Why Such Rapid Growth?
Lead generation minimizes an advertiser's risk while developing a means by which the advertisers can remarket to known consumers. Effective lead gen provides accountability, controls costs, and generates measurable ROI (define), all things advertisers want. Jere Doyle, president and CEO of Prospectiv, believes "consumers embrace lead gen because it puts them more in control of how or to what they're being marketed." To even complete a form, the consumer has to be engaged and interested enough to alert the marketer that she wants more information. What advertiser wouldn't want that primed pump?
Agency Lead-Gen Strategy
Agencies must first become educated about lead gen. Learn best practices; what questions to ask when qualifying a vendor and how to protect the advertiser's acquired data; how to best represent the brand and generate a quality lead, and to create a solid plan to use the lead once it's acquired.
Questions to ask when qualifying a vendor include:
Is the lead acquired through clear, conspicuous consumer consent?
Does the consumer think she's signing up for a single inquiry or offer when in fact her data will be shared with other third parties?
If the consumer's data is resold, is that clearly stated?
Are consumers offered an incentive to sign up for the lead?
Is there at least double opt-in permission given by the consumer?
Who owns the consumer's data?
How is the data validated?
Have you worked with any clients similar to ours?
What kinds of targeting options are there?
What kind of feedback loop exists?
What happens if fraudulent leads are provided?
What kind of reporting or data-transfer options exist?
Does the provider have a skilled creative staff and statistician in-house?
So as not to frustrate the user and discourage the lead, Michael Weinsoff, president and CEO of Internet Advertising Group, advises seeking a proper balance between posing too many questions and qualifying a lead.
Common Confusions, Misconceptions, and Pitfalls
A common point of confusion lies in the differentiation between lead gen and co-registration. To some, co-reg means signing up for multiple offers at one time, perhaps with just an e-mail address, rather than giving consent for one offer at a time by answering a few qualifying questions. To others, lead gen merely involves filling out a form with specific questions.
Misconceptions abound: Lead gen equals low-quality marketing. Lead gen is only for direct response marketers. You can't get granularity or predictability with lead gen.

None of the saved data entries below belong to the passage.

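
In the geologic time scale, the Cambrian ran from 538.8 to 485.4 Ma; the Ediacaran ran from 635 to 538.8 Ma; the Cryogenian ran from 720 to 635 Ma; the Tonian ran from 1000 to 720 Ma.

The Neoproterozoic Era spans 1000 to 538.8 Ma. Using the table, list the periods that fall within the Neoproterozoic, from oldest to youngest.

Periods with both bounds inside 1000–538.8 Ma: Tonian (1000–720), Cryogenian (720–635), Ediacaran (635–538.8).

Tonian, Cryogenian, Ediacaran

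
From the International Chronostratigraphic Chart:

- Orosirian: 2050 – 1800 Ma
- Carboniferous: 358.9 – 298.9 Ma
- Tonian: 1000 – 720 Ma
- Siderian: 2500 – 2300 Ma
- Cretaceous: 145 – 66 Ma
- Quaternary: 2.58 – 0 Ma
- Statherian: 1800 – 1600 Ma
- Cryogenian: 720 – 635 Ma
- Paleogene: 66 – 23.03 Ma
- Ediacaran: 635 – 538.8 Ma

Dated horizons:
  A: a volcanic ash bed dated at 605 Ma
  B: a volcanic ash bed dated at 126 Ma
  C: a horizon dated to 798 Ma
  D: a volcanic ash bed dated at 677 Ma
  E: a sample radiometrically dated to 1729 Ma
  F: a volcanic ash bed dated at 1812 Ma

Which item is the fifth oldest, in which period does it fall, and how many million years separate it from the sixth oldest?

A, in the Ediacaran; 479 million years to B

Sorted oldest-first by Ma: F (1812), E (1729), C (798), D (677), A (605), B (126).
The fifth oldest is A at 605 Ma, which lies in 635–538.8 Ma: the Ediacaran.
The sixth oldest is B at 126 Ma; separation = |605 − 126| = 479 Myr.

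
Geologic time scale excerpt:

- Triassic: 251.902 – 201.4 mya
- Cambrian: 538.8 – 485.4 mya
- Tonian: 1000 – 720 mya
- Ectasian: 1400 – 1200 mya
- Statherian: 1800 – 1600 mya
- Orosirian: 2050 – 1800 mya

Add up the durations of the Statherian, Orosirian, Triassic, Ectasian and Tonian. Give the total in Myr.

980.502 million years

Duration is start − end for each: (1800 − 1600) + (2050 − 1800) + (251.902 − 201.4) + (1400 − 1200) + (1000 − 720).
That is 200 + 250 + 50.502 + 200 + 280, which totals 980.502 million years.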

Q Interactive finds the converse true: of its top 100 advertisers in 2006, it had 100 percent renewal. In fact, says Wise, "once an advertiser gets in on lead gen, they don't want to talk about it because they don't want their competitors to know."
Avoid the pitfall of expecting all leads to convert; a poor follow-up plan or slow reaction by sales teams can lead to unsuccessful campaigns.
Untapped Opportunities
Most everyone believes business-to-business (B2B) lead gen has yet to gain momentum. Allan Levy, president and CEO of SilverCarrot, is just waiting for demand to pick up. Prospectiv's Doyle says, "There is a lot of talk about the international market [and] lead gen on a local level."
Lead gen has great potential to be part of the media mix, but agencies must develop specific lead-gen strategy and not try to wedge it into a typical display-oriented buy.